Explanation for the other options:

a. Restrict the client's fluid intake: Restricting the client's fluid intake is not typically indicated in the care of a client with Parkinson's disease. Adequate hydration is important for overall health and well-being. However, specific fluid restrictions may be necessary in certain situations, such as if the client has coexisting conditions like heart failure or kidney disease, which should be assessed and determined by the healthcare provider.

c. Instruct the client to look down when ambulating: In Parkinson's disease, individuals often experience a forward-flexed posture and a shuffling gait. Instructing the client to look down when ambulating is not an appropriate intervention. Instead, the nurse should encourage the client to maintain an upright posture, take smaller steps, and focus on taking deliberate and controlled movements to promote stability and reduce the risk of falls.

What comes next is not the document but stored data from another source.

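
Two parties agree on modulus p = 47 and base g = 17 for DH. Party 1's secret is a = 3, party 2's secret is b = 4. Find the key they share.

8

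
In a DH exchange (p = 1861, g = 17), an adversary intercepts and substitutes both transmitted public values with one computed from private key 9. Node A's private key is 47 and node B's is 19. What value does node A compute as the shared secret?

1727

Node A receives an adversary's public value M = 17^9 mod 1861 instead of the honest one.
17^1 ≡ 17 (mod 1861)
17^2 = (17^1)^2 ≡ 17^2 = 289 ≡ 289 (mod 1861)
17^4 = (17^2)^2 ≡ 289^2 = 83521 ≡ 1637 (mod 1861)
17^8 = (17^4)^2 ≡ 1637^2 = 2679769 ≡ 1790 (mod 1861)
17^9 = 17^8 · 17^1 ≡ 1790 · 17 ≡ 654 (mod 1861).
So M = 654. Node A computes K = M^47 mod 1861.
654^1 ≡ 654 (mod 1861)
654^2 = (654^1)^2 ≡ 654^2 = 427716 ≡ 1547 (mod 1861)
654^4 = (654^2)^2 ≡ 1547^2 = 2393209 ≡ 1824 (mod 1861)
654^8 = (654^4)^2 ≡ 1824^2 = 3326976 ≡ 1369 (mod 1861)
654^16 = (654^8)^2 ≡ 1369^2 = 1874161 ≡ 134 (mod 1861)
654^32 = (654^16)^2 ≡ 134^2 = 17956 ≡ 1207 (mod 1861)
654^47 = 654^32 · 654^8 · 654^4 · 654^2 · 654^1 ≡ 1207 · 1369 · 1824 · 1547 · 654 ≡ 1727 (mod 1861).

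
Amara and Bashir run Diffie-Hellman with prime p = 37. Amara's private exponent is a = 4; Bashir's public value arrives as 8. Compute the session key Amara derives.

Shared key K = 8^4 mod 37.
8^1 ≡ 8 (mod 37)
8^2 = (8^1)^2 ≡ 8^2 = 64 ≡ 27 (mod 37)
8^4 = (8^2)^2 ≡ 27^2 = 729 ≡ 26 (mod 37)

26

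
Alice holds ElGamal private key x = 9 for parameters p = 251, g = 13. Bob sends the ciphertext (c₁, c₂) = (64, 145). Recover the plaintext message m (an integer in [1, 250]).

213

Shared mask s = c₁^x mod p = 64^9 mod 251.
64^1 ≡ 64 (mod 251)
64^2 = (64^1)^2 ≡ 64^2 = 4096 ≡ 80 (mod 251)
64^4 = (64^2)^2 ≡ 80^2 = 6400 ≡ 125 (mod 251)
64^8 = (64^4)^2 ≡ 125^2 = 15625 ≡ 63 (mod 251)
64^9 = 64^8 · 64^1 ≡ 63 · 64 ≡ 16 (mod 251).
So s = 16; s⁻¹ ≡ 204 (mod 251).
m = c₂ · s⁻¹ mod 251 = 145 · 204 mod 251 = 213.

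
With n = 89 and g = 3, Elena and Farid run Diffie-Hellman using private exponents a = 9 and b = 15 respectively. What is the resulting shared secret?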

d. Position the client supine after eating: Positioning the client supine after eating is not recommended for a client with Parkinson's disease. This position can increase the risk of aspiration, as it may promote reflux and regurgitation of stomach contents. Instead, the nurse should advise the client to maintain an upright position, such as sitting in a chair or using a recliner with appropriate head support, to aid digestion and reduce the risk of aspiration.

QUESTION

A nurse is contributing to the plan of care for a 12-month-old infant following cleft palate repair. Which of the following actions should the nurse include?

A. Allow the infant to have soft foods.

Allowing the infant to have soft foods may be appropriate, but it is not the highest priority. The infant's diet should be determined by the provider and based on the infant's individual needs.

B. Maintain elbow restraints on the infant.

The nurse should include maintaining elbow restraints on the infant in the plan of care following cleft palate repair. This helps to prevent the infant from touching their surgical site and disrupting the healing process.

C. Instruct the parents to feed the infant with a spoon.

Instructing the parents to feed the infant with a spoon may be appropriate, but it is not the highest priority. The infant's feeding method should be determined by the provider and based on the infant's individual needs.

D. Tell the parents to avoid brushing the infant's teeth for two weeks.

Telling the parents to avoid brushing the infant's teeth for two weeks may be appropriate, but it is not the highest priority. The infant's oral care should be determined by the provider and based on the infant's individual needs.

Full Explanation

The nurse should include maintaining elbow restraints on the infant in the plan of care following cleft palate repair. This helps to prevent the infant from touching their surgical site and disrupting the healing process.

a) Allowing the infant to have soft foods may be appropriate, but it is not the highest priority. The infant's diet should be determined by the provider and based on the infant's individual needs.

c) Instructing the parents to feed the infant with a spoon may be appropriate, but it is not the highest priority. The infant's feeding method should be determined by the provider and based on the infant's individual needs.

d) Telling the parents to avoid brushing the infant's teeth for two weeks may be appropriate, but it is not the highest priority. The infant's oral care should be determined by the provider and based on the infant's individual needs.